When it was my turn, I decided I needed to quickly draw out his “Christian” heart. I didn’t hesitate to tell him that I was a Pastor coming to visit a Church for only 12 days. I pleaded my case – swift and fast.

 

He waited for everyone to finish what they were saying. Calm and cool.

 

“Listen to me all of you,” he started. “You all have a choice; to obey and follow our officers’ instructions, or we get you all locked up in jail. Ok? You hear me? You all knew what you needed to do before you left your home countries. But you still decided to come here to test us and give us problems. We see people like you here daily. I want each of you – right now to form a line behind this officer. Follow him. If you do not want to join the queue, remain standing here. I will sort you out myself. But if you want peace, stop standing here, get into the queue right away!”

 

He was done. No one wanted to go to jail. Not after such a long flight. Again, not in a foreign country thousands of miles away from home.

 

In one moment, a whole bunch of air travelers who had just landed at KLIA Malaysia were now filing obediently like sheep in a queue, following a young officer. And he was going to get them locked up in a dungeon. Just like that. In Kenya, they would say of this “….It is likevindeo, it is like ndrama…”

 

Officer Patrick was not done with us yet. He followed us to the dungeon registry. He found us surrendering and registering our phones. Someone in the group still felt they needed to be heard out.

 

“Shut up!” Patrick yelled at him.

 

He dared the person speaking to open his mouth again. The guy was silenced. According to Officer Patrick, one does not argue even when they know that they are wasting time. Again, his officers needed to finish with this exercise, because there was more work to be done!

 

Officer Patrick turned and looked at me. Our eyes met. For whatever reason now, he was in a mood to shout.

 

“I heard you saying that you are a priest. Ha? You also want to argue, ha? I have been told you came here without money. Look at you – you look like you are a mature man. Why would you want to travel to other countries when you know very well that you are broke? Who else do you know at your age, will leave their home to go out pretending to be a tourist without carrying enough money….blah – blah – blah – blah?”

 

The tirade of harsh words was bubbling out of his mouth a little too violently now.
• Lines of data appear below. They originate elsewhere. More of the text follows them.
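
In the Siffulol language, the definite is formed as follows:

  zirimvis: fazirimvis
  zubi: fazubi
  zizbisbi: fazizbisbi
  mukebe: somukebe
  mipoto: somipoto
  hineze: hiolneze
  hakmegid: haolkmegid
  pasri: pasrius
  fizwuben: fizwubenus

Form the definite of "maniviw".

"maniviw" begins with m-. The stems beginning with m- (mukebe → somukebe, mipoto → somipoto) add the prefix so-.
The other patterns: stems beginning with z- add the prefix fa-; stems beginning with h- insert -ol- after the first vowel; stems beginning with f- or p- add -us.
So maniviw → somaniviw.

somaniviw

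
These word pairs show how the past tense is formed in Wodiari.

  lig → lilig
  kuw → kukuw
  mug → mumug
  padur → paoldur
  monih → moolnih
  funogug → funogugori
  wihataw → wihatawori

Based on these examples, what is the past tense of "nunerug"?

nunerugori

lig and funogug both end in -g yet inflect differently (lilig, funogugori), so the final letter is not what conditions the rule; the number of vowels is.
"nunerug" has 3 vowels. The stems with 3 vowels (funogug → funogugori, wihataw → wihatawori) add -ori.
The other patterns: stems with 1 vowel repeat the first consonant+vowel as a prefix; stems with 2 vowels insert -ol- after the first vowel.
So nunerug → nunerugori.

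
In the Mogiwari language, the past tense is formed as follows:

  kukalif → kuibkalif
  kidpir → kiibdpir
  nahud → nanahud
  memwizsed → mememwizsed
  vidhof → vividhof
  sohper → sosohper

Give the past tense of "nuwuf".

nunuwuf

"nuwuf" has last vowel 'u'. The one such stem in the data (nahud → nanahud) repeats the first consonant+vowel as a prefix (as do memwizsed, vidhof), so the same rule applies.
The other pattern: stems whose last vowel is 'i' insert -ib- after the first vowel.
So nuwuf → nunuwuf.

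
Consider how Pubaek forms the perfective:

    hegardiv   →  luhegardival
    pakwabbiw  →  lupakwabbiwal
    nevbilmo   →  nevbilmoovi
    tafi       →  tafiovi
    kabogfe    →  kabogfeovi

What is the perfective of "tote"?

toteovi

"tote" ends in a vowel. The stems ending in a vowel (nevbilmo → nevbilmoovi, tafi → tafiovi, kabogfe → kabogfeovi) add -ovi.
The other pattern: stems ending in a consonant add lu- … -al around the stem.
So tote → toteovi.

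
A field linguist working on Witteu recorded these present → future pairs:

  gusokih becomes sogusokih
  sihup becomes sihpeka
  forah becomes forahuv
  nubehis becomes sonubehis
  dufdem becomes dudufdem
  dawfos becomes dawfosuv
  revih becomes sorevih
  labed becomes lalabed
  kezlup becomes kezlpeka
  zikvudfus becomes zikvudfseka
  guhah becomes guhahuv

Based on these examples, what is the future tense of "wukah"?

wukahuv

nubehis and zikvudfus both end in -s yet inflect differently (sonubehis, zikvudfseka), so the final letter is not what conditions the rule; the last vowel is.
"wukah" has last vowel 'a'. The stems whose last vowel is 'a' (forah → forahuv, guhah → guhahuv) add -uv.
The other patterns: stems whose last vowel is 'i' add the prefix so-; stems whose last vowel is 'e' repeat the first consonant+vowel as a prefix; stems whose last vowel is 'u' delete the last vowel and add -eka.
So wukah → wukahuv.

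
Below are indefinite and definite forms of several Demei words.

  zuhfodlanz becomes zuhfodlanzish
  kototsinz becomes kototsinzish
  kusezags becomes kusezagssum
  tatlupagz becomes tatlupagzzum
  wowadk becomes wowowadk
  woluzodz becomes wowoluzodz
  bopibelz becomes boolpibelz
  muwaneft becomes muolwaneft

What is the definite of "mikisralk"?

miolkisralk

zuhfodlanz and tatlupagz both end in -z yet inflect differently (zuhfodlanzish, tatlupagzzum), so the final letter is not what conditions the rule; the second-to-last letter is.
"mikisralk" has second-to-last letter 'l'. The one such stem in the data (bopibelz → boolpibelz) inserts -ol- after the first vowel (as does muwaneft), so the same rule applies.
The other patterns: stems whose second-to-last letter is 'n' add -ish; stems whose second-to-last letter is 'g' double the final consonant and add -um; stems whose second-to-last letter is 'd' repeat the first consonant+vowel as a prefix.
So mikisralk → miolkisralk.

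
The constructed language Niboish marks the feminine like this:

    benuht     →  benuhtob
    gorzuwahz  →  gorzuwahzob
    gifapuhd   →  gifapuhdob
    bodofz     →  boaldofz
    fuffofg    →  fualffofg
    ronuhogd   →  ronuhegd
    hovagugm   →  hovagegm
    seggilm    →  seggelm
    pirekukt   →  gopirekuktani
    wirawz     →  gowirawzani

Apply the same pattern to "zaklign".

zaklegn

gorzuwahz and bodofz both end in -z yet inflect differently (gorzuwahzob, boaldofz), so the final letter is not what conditions the rule; the second-to-last letter is.
"zaklign" has second-to-last letter 'g'. The stems whose second-to-last letter is 'g' (ronuhogd → ronuhegd, hovagugm → hovagegm) change the last vowel to 'e'.
So zaklign → zaklegn.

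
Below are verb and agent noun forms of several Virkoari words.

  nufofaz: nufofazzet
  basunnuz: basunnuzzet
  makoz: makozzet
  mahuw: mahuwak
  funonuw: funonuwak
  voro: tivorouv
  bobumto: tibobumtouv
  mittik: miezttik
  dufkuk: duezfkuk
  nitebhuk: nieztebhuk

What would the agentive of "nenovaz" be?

nenovazzet

basunnuz and mahuw both have last vowel 'u' yet inflect differently (basunnuzzet, mahuwak), so the last vowel is not what conditions the rule; the final letter is.
"nenovaz" ends in -z. The stems ending in -z (nufofaz → nufofazzet, basunnuz → basunnuzzet, makoz → makozzet) double the final consonant and add -et.
So nenovaz → nenovazzet.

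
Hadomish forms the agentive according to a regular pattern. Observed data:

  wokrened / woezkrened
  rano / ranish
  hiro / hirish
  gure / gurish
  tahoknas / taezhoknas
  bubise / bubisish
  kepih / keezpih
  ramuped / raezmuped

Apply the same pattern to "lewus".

leezwus

"lewus" ends in a consonant. The stems ending in a consonant (wokrened → woezkrened, tahoknas → taezhoknas, ramuped → raezmuped) insert -ez- after the first vowel.
The other pattern: stems ending in a vowel drop the final letter and add -ish.
So lewus → leezwus.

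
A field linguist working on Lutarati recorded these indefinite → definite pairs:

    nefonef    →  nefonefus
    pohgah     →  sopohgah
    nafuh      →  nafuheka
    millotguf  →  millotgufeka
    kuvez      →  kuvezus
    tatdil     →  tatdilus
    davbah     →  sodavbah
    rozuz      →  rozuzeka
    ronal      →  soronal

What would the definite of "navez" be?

navezus

pohgah and nafuh both end in -h yet inflect differently (sopohgah, nafuheka), so the final letter is not what conditions the rule; the last vowel is.
"navez" has last vowel 'e'. The stems whose last vowel is 'e' (nefonef → nefonefus, kuvez → kuvezus) add -us.
The other patterns: stems whose last vowel is 'a' add the prefix so-; stems whose last vowel is 'u' add -eka.
So navez → navezus.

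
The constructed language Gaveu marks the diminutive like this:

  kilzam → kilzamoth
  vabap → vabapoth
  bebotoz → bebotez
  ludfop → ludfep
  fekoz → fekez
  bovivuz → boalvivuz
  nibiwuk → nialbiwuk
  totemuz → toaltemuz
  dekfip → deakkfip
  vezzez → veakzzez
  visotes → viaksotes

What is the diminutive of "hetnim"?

heaktnim

vabap and ludfop both end in -p yet inflect differently (vabapoth, ludfep), so the final letter is not what conditions the rule; the last vowel is.
"hetnim" has last vowel 'i'. The one such stem in the data (dekfip → deakkfip) inserts -ak- after the first vowel (as do vezzez, visotes), so the same rule applies.
So hetnim → heaktnim.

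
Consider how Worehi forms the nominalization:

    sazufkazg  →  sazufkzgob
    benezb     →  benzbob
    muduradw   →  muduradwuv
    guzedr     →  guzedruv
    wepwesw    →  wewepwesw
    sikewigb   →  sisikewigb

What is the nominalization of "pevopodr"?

muduradw and wepwesw both end in -w yet inflect differently (muduradwuv, wewepwesw), so the final letter is not what conditions the rule; the second-to-last letter is.
"pevopodr" has second-to-last letter 'd'. The stems whose second-to-last letter is 'd' (muduradw → muduradwuv, guzedr → guzedruv) add -uv.
So pevopodr → pevopodruv.

pevopodruv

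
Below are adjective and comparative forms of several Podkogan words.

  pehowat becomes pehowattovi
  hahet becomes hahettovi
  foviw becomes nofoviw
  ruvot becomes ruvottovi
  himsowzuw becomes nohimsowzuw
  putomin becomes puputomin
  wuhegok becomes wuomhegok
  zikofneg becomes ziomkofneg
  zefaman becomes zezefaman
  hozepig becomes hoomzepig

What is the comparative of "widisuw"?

pehowat and zefaman both have last vowel 'a' yet inflect differently (pehowattovi, zezefaman), so the last vowel is not what conditions the rule; the final letter is.
"widisuw" ends in -w. The stems ending in -w (himsowzuw → nohimsowzuw, foviw → nofoviw) add the prefix no-.
So widisuw → nowidisuw.

nowidisuw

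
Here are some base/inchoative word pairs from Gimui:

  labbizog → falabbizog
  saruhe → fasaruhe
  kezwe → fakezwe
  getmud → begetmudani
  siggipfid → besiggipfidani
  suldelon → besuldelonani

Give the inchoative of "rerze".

labbizog and suldelon both have last vowel 'o' yet inflect differently (falabbizog, besuldelonani), so the last vowel is not what conditions the rule; the final letter is.
"rerze" ends in -e. The stems ending in -e (saruhe → fasaruhe, kezwe → fakezwe) add the prefix fa-.
So rerze → farerze.

farerze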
He looked like he was getting incited by his own thoughts and descriptions of me. My imagination told me that he was now forming a new judgment and would most likely come up with a new arrangement to fix me. I waited to locate a pause point in his tirade……

 

“…Sir, look…..” I started “..please notice and understand that I am co-operating. You gave us an instruction on the other side. I followed it and I am following it here. That is the reason why I am standing here. I am willing to go by your rules…” I told him in a calculated cool tone. I meant to sway his heart. I knew he would be disarmed by my cool flatter. And it cooled him off. He walked away.

 

We registered our phones. There was an officer at the dungeon entrance to usher you in once you were done at the registry. No one among the officers had the time to brief us on what all this meant. They left that responsibility to those who had come here before us. Finally, we had been placed where they host all “Persons Refused Entry” at Kuala Lumpur International airport, Malaysia. My ordeal at the KLIA dungeon had officially commenced….

Photo: ARRESTED PHONES! I have kept this wrapper as a "memorial." In it, my 2 phones were arrested & packed at KLIA, Malaysia. Someone tell me, what does the "jargon" mean? Translation?